The annual mammogram recommendation is based on 30-year-old evidence, Esserman said.
"It's high time to have a modern trial where we try to figure out who is at risk for different types of breast cancer. That's what the WISDOM study is all about: Set up a framework where we can learn much more quickly. We are going to test what many people still consider to be the gold standard: one mammogram a year for women 40 and over.
"We're working with a next-generation sequencing company, Color Genomics. We're trying to define from the genetics side what influences risk and then we're going to test it to see if it improves screening. We'll integrate the data on a Salesforce platform. We're going to generate a risk for women and that will trigger when to start screening, when to stop screening and how often to screen.
"Over time we'll learn who is at risk for breast cancer and who is at risk for different interventions. If this works, this could be a good paradigm to approach any disease."
4. Consider participating in a clinical trial.
Improvements in clinical care depend on scientific research. Currently only 3 to 5 percent of women participate in clinical trials. The goal is to get consideration of clinical trials to be the norm rather than the exception.
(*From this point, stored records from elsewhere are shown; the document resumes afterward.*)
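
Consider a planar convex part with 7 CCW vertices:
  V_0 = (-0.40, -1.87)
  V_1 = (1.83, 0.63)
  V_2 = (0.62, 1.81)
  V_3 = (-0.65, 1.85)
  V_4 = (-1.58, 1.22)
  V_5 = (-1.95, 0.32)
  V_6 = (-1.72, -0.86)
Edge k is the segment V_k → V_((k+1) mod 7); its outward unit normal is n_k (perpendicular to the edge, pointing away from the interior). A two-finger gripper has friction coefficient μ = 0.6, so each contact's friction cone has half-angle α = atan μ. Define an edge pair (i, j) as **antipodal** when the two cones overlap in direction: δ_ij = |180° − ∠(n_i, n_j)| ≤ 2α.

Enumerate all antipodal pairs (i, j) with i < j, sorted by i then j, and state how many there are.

count = 7; pairs: (0,2), (0,3), (0,4), (0,5), (1,5), (1,6), (2,6)

α = atan 0.6 = 30.96°;  2α = 61.93°
n_0 = (+0.7463, -0.6657)
n_1 = (+0.6982, +0.7159)
n_2 = (+0.0315, +0.9995)
n_3 = (-0.5608, +0.8279)
n_4 = (-0.9249, +0.3802)
n_5 = (-0.9815, -0.1913)
n_6 = (-0.6077, -0.7942)
  (0,1): δ = 92.55°  ·
  (0,2): δ = 50.07°  ✓
  (0,3): δ = 14.15°  ✓
  (0,4): δ = 19.38°  ✓
  (0,5): δ = 52.76°  ✓
  (0,6): δ = 94.31°  ·
  (1,2): δ = 137.52°  ·
  (1,3): δ = 101.60°  ·
  (1,4): δ = 68.07°  ·
  (1,5): δ = 34.69°  ✓
  (1,6): δ = 6.86°  ✓
  (2,3): δ = 144.08°  ·
  (2,4): δ = 110.54°  ·
  (2,5): δ = 77.17°  ·
  (2,6): δ = 35.62°  ✓
  (3,4): δ = 146.46°  ·
  (3,5): δ = 113.08°  ·
  (3,6): δ = 71.54°  ·
  (4,5): δ = 146.62°  ·
  (4,6): δ = 105.07°  ·
  (5,6): δ = 138.45°  ·
antipodal pairs: 7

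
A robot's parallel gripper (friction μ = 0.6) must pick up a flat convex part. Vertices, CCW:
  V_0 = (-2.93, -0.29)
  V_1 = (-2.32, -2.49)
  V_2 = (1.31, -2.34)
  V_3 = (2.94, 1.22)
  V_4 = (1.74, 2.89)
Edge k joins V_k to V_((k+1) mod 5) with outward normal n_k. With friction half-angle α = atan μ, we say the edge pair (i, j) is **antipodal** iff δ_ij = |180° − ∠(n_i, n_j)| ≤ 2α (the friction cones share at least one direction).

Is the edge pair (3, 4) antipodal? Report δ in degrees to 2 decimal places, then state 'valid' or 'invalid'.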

Esserman encourages women to join the WISDOM study.
"We're trying to recruit 100,000 women for the WISDOM study," Esserman said. "We're asking women to share their stories and their wisdom. The only way to know better is to study the alternatives. In screening, the only way to know better is to be part of the WISDOM study.
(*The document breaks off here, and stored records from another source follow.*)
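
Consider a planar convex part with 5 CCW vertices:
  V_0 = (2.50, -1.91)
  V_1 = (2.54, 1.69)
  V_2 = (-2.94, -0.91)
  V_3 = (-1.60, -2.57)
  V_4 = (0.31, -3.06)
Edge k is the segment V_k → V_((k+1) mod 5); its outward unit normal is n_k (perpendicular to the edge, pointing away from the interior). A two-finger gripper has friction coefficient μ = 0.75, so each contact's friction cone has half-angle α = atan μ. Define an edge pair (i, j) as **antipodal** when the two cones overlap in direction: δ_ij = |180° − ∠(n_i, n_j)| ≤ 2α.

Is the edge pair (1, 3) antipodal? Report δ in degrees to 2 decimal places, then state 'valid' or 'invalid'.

α = atan 0.75 = 36.87°;  2α = 73.74°
edge 1: e_1 = (-5.48, -2.60);  n_1 = (-0.4287, +0.9035)
edge 3: e_3 = (+1.91, -0.49);  n_3 = (-0.2485, -0.9686)
∠(n_1, n_3) = 140.23°
δ = |180° − 140.23°| = 39.77°
39.77° ≤ 2α = 73.74°  →  valid

δ = 39.77°, valid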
"We're asking providers to be open. We hope at the end of this trial, we'll have a better model for risk assessment.
"We're asking payers and insurers to step up to the plate and implement coverage for risk-based screening, just as they currently do for annual screening. UC Health is supporting this program for all the people who get benefits from UC Care. Blue Shield has stepped up, too. We're in conversation with a number of companies and insurers to participate as well."
5. Precision medicine shows promise.
"The essence of precision medicine is being able to tailor treatment to biology, patient preference and clinical performance," Esserman said.
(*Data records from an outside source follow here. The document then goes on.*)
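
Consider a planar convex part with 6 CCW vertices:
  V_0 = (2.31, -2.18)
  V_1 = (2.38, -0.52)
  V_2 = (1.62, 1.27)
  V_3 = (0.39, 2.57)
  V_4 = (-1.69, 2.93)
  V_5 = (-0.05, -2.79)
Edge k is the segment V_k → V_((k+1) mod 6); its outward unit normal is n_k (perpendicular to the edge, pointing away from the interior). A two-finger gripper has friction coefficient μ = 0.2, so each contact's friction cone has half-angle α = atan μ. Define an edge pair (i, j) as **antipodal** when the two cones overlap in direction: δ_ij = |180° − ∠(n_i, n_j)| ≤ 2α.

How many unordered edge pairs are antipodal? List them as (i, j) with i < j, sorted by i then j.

count = 2; pairs: (0,4), (1,4)

α = atan 0.2 = 11.31°;  2α = 22.62°
n_0 = (+0.9991, -0.0421)
n_1 = (+0.9205, +0.3908)
n_2 = (+0.7264, +0.6873)
n_3 = (+0.1705, +0.9854)
n_4 = (-0.9613, -0.2756)
n_5 = (+0.2503, -0.9682)
  (0,1): δ = 154.58°  ·
  (0,2): δ = 134.17°  ·
  (0,3): δ = 97.40°  ·
  (0,4): δ = 18.41°  ✓
  (0,5): δ = 106.91°  ·
  (1,2): δ = 159.59°  ·
  (1,3): δ = 122.82°  ·
  (1,4): δ = 7.01°  ✓
  (1,5): δ = 81.49°  ·
  (2,3): δ = 143.23°  ·
  (2,4): δ = 27.42°  ·
  (2,5): δ = 61.08°  ·
  (3,4): δ = 64.18°  ·
  (3,5): δ = 24.31°  ·
  (4,5): δ = 91.51°  ·
antipodal pairs: 2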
"The WISDOM study is precision screening. We want to be smarter. We want to do it just right. It's 'Moneyball' for medicine. The story of the Oakland A's is how people discovered that statistics tell a story that can actually affect strategies and improve outcomes. Think about the data on every player that you have at your fingertips – data that can help to make better decisions. We need that same kind of data at our fingertips in medicine, so that we can keep improving the field. That's what our partnership with Salesforce is all about: How do we take advantage of technology to make medicine better?
"This is not a study that any one institution could accomplish on its own. UC is really interested in population health, and we have the power to collect and address these big issues that matter to the public. I think that we're going to find this is a much more efficient way to screen. It will help us figure out how best to prevent breast cancer," Esserman said.